The Academy Clinic has six CRNAs assigned to the 10th Surgical Operations Squadron. Locally, they administer general, regional and local anesthetics in a three-room surgical suite, directly supporting general surgery, orthopedics, podiatry, ear-nose-throat and ophthalmology. While deployed, CRNAs focus on replacing traumatically injured patients' blood volume and blood clotting capability and stabilizing their cardiovascular functions.

"Deploying as a CRNA was the most professionally rewarding experience I've had to date," said Capt. Russell Wolbers, a CRNA with the Academy who helped save patients' lives during trauma surgeries while deployed to the Air Force Theater Hospital at Joint Base Balad, Iraq.

Nurse anesthetists are advanced practice nurses who administer approximately 30 million anesthetics in the United States each year. Practicing in every setting where anesthesia is delivered, CRNAs are the primary anesthesia providers in rural hospitals, and have been the main provider of anesthesia care to servicemembers on the front lines since World War I.

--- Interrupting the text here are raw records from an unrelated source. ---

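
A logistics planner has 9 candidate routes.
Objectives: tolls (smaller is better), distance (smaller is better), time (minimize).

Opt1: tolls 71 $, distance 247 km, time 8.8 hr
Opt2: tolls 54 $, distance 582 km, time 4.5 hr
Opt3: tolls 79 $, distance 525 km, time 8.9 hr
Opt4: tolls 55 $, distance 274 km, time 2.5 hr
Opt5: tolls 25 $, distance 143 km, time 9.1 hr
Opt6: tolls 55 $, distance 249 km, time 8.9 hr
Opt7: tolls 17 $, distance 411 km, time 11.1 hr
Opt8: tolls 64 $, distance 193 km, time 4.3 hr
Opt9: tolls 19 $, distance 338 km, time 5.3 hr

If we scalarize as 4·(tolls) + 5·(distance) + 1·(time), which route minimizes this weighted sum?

Opt5

Opt1: 4·71 + 5·247 + 1·8.8 = 1527.8
Opt2: 4·54 + 5·582 + 1·4.5 = 3130.5
Opt3: 4·79 + 5·525 + 1·8.9 = 2949.9
Opt4: 4·55 + 5·274 + 1·2.5 = 1592.5
Opt5: 4·25 + 5·143 + 1·9.1 = 824.1
Opt6: 4·55 + 5·249 + 1·8.9 = 1473.9
Opt7: 4·17 + 5·411 + 1·11.1 = 2134.1
Opt8: 4·64 + 5·193 + 1·4.3 = 1225.3
Opt9: 4·19 + 5·338 + 1·5.3 = 1771.3
Lowest: Opt5 at 824.1.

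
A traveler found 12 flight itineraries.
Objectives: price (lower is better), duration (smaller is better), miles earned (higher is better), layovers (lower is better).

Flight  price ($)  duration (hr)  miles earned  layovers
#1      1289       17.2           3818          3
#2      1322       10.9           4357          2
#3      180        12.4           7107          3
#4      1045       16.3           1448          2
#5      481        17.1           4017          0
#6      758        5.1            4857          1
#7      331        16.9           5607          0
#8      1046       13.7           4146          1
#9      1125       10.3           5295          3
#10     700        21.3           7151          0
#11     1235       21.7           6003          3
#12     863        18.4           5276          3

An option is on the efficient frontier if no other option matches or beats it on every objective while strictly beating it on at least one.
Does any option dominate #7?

#1: worse on price (1289 vs 331).
#2: worse on price (1322 vs 331).
#3: worse on layovers (3 vs 0).
#4: worse on price (1045 vs 331).
#5: worse on price (481 vs 331).
#6: worse on price (758 vs 331).
#8: worse on price (1046 vs 331).
#9: worse on price (1125 vs 331).
#10: worse on price (700 vs 331).
#11: worse on price (1235 vs 331).
#12: worse on price (863 vs 331).
No option is at least as good as #7 on every objective and strictly better on one.

No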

"It is a privilege to be a part of a profession with a focal point that is dedicated to providing patient safety," Captain Wolbers said. "Historically, CRNAs have played a considerable role in advancing trends related to monitoring technology, anesthetic drugs, and patient education. In fact, anesthesia today is nearly 50 times safer than it was in the early 1980s."